Its a new day and I have decided to do things the correct way.
I had a really bad night and I woke up seeing a lot more clearly, I should say seeing things a lot more clearly.
Nobody ever got back to me about the dog and you know what? They don’t have to. It was D’ responsibility when he took the dog. I really don’t think that he let at dog starve. I’m sure somebody has that dog and the dog is fine; and you know what? even if not, this is not my business. I have the cats and even though if the shoe was on the other foot and he asked my relatives if the cats were at least okay I would want my relatives and friends to say yes, His family and friends don’t have to respond that way, they don’t have to respond at all. Apparently you know they think I’m probably the witch that made him go downhill,which we all know isn’t true.
Anyway I have decided. I am giving this all to God. I am not going to write any more about how much I love him and how sad things are. Because he’s the one that made this choice. He is responsible for his actions and I am responsible for mine. I am no longer going to stress out over things that I have absolutely no control of. I am going to enjoy my new condo and I am going to work on getting healthier.
Last night, was horrible and this morning was even worse. I am stressing myself out over things that are Beyond anything I can do.

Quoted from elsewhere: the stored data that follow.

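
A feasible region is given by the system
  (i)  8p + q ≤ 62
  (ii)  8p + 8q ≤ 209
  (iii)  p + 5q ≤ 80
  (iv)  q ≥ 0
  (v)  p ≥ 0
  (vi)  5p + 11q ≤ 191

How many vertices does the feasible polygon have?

5

Intersecting each pair of boundary lines and keeping only the points that satisfy every inequality leaves:
  (31/4, 0)
  (491/83, 1218/83)
  (0, 16)
  (75/14, 209/14)
  (0, 0)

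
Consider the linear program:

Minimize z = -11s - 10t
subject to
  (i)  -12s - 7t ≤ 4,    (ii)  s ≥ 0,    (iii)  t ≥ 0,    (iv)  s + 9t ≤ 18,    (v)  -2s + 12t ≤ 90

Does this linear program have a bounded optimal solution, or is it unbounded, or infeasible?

Vertices and z = -11s - 10t:
  (0, 0) → z = 0
  (0, 2) → z = -20
  (18, 0) → z = -198
The feasible region has finitely many vertices and no improving ray; the minimum is -198 at (18, 0).

bounded optimum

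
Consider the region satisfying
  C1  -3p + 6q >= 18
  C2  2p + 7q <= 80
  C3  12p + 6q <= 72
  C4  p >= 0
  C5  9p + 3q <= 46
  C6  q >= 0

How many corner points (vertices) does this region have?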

So I’m done I’m done stressing over stupid stuff. I’m done cryingover an ex-husband who technically isn’t even an an ex since I got an annulment, I’m done worrying over a dog that isn’t mine because I gave D, gave him not loaned him, gave him, said dog so he is responsible for the dog.
My goal now is to get healthy and to get my life back on track. Any motivational words comments, etc. are appreciated.
So look out, because you may be reading some totally different post’s!